The Big Picture


The studio has broken up into six groups of twos to start designing for our assigned regions.  My partner Alex and I are designing for the Heartland Region, which spans Massachusetts, Nevada, and Oregon. Because this region contains the most diverse terrain and climate of any US region, we struggled to find a site that would represent the conditions of the entire region. As we got too focused on researching and zooming in on the site level, we lost sight of the big picture.

Our goal is to design a Crop Stop that could work in any region and yet specifically be regional. But how? It had to be modular for affordability, easy assembly, and transportability. However, it also needed to be expandable and adaptive in various climates. We asked ourselves, what is the variable that could change?

A few months ago, I came across a book, In Praise of Shadows, by Tanazaki, Jun’Ichiro that changed my perception of thinking about light and darkness. Jun’Ichiro conveyed that in “Western” building culture, buildings are built to let light in.  We have thin walls, and big windows to let in direct sunlight. Buildings in Japan are built using a massive roof to cast a shadow, and the rest of the house is built under the shadow. The Japanese found a profound beauty in building in shadows. They believe that there is beauty in the reality of life. People in the past without electricity were forced to live in darkness, and in the darkness, one learns to find beauty in shadows. In Japanese architecture, light is defused into the room with tranquility, and the room is transformed by the different light and shadow produced throughout the day. This produces a unique experience from room to room.  The walls become a beautiful canvas for shadows painted with light

After we started considering a different concept for our roof it sparked a conversation about the roof being the element that would have to change and adapt to various climates. Then we had to think about transportability. How would the roof be constructed and brought on to site? One of the two methods we discussed was having the roof pre-built and transported to the site where it would be attached to columns and footings on-site. Then, modular panels would be latched on to the columns, making the walls. However, in this method, a crane would have to be used to transport the roof making it expensive, so we ruled it out.

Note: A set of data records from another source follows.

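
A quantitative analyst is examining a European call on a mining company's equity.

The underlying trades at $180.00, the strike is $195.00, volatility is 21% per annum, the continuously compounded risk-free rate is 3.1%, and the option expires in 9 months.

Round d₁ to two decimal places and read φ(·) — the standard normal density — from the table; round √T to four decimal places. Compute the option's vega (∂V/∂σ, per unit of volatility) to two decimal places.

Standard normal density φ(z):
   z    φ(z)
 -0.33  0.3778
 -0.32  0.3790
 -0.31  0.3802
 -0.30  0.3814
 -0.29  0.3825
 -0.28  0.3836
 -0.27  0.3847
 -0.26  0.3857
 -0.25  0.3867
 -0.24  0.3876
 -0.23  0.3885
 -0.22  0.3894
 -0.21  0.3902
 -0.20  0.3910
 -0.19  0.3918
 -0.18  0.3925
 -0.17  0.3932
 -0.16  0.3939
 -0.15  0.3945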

The other method is insulating the modular volumes where they are independent from the roof and each other and then, put them under the roof’s shadow. We discussed that the roof could be a shed roof that could be mounted to the independent volumes on-site using an attachable structural system. These volumes would be standard and roof would be different depending on climate. Part of the roof could be adjustable to maximize the sun angle of the region for passive cooling and heating.  My partner and I are excited to develop this idea further.